Je pense que le titre de mon post est assez explicite : j'envoie sans probleme mes messages depuis mail.app en utilisant le serveur smtp gmail, mais à chaque fois je dois retourner sur le site gmail pour réactiver le protocole pop. Ca tient quelques heurs, puis à nouveau, impossible de recevoir quoique ce soit !

J en ai un peu marre, surtout que je souhaiterai pouvoir utiliser gmail comme messagerie principale (je suis actuellement sur AOL)

Merci d avance.


----------



## loustic (15 Février 2007)

Tibiniou a dit:


> Salut,
> 
> Je pense que le titre de mon post est assez explicite : j'envoie sans probleme mes messages depuis mail.app en utilisant le serveur smtp gmail, mais à chaque fois je dois retourner sur le site gmail pour réactiver le protocole pop.

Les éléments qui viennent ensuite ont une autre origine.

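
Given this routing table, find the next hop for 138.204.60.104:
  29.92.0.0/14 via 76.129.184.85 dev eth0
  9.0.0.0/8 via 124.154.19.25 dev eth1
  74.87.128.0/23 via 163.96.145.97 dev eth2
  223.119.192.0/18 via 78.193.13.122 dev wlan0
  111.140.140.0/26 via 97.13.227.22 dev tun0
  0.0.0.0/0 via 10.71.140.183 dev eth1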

Ca tient quelques heurs, puis à nouveau, impossible de recevoir quoique ce soit !
> 
> ...


Dans la page Transfert et POP de Paramètres ne pas oublier Enregistrer les modifications


----------



## Tibiniou (15 Février 2007)

c est ce que je fait a chaque fois. je viens du monde PC alors les "OK" "enregistrer" et cie.. je connais bien  

c'est autre chose !


----------



## pascalformac (15 Février 2007)

je pense que c'est un souci google ( gmail)
j'ai un ami qui a le m&#234;me souci depuis quelques jours ( divers machines y compris PC)


----------



## Tibiniou (15 Février 2007)

dans ce cas, je vais attendre pour passer completement a gmail...
mais je trouve ca quand meme tres étonnant. et je ne trouve aucune trace de ce probleme sur d autres forums !


----------



## pascalformac (16 Février 2007)

Tibiniou a dit:


> dans ce cas, je vais attendre pour passer completement a gmail...
> mais je trouve ca quand meme tres étonnant. et je ne trouve aucune trace de ce probleme sur d autres forums !


Attention , ce n'est qu'un cas ( et lui c'est aussi avec un FAI défaillant qui semble la cause)
-----
Ce truc m'était arrivé il y a longtemps et de mémoire j'avais tout refait à neuf ( réglages interface en ligne du Pop et sur Mail)

-
Par ailleurs quand tu retournes sur ton interface Gmail en ligne /parametres/Pop
 tu as quoi?
aucune case cochée? ( evoqué dans la FAQ gmail)
 le pop activé ( mais de fait Mail qui rappatrie pas?)

Ce que je te conseille 
Poster sur un des groups/forums google-gmail
et/ou contacter gmail

Je t'assure qu'ils répondent


----------



## Tibiniou (17 Février 2007)

C'est exactement ca : il n y a plus rien de cocher !

merci pour les infos. je m en vais poster sur des forums google de ce pas.

merci a tous.


----------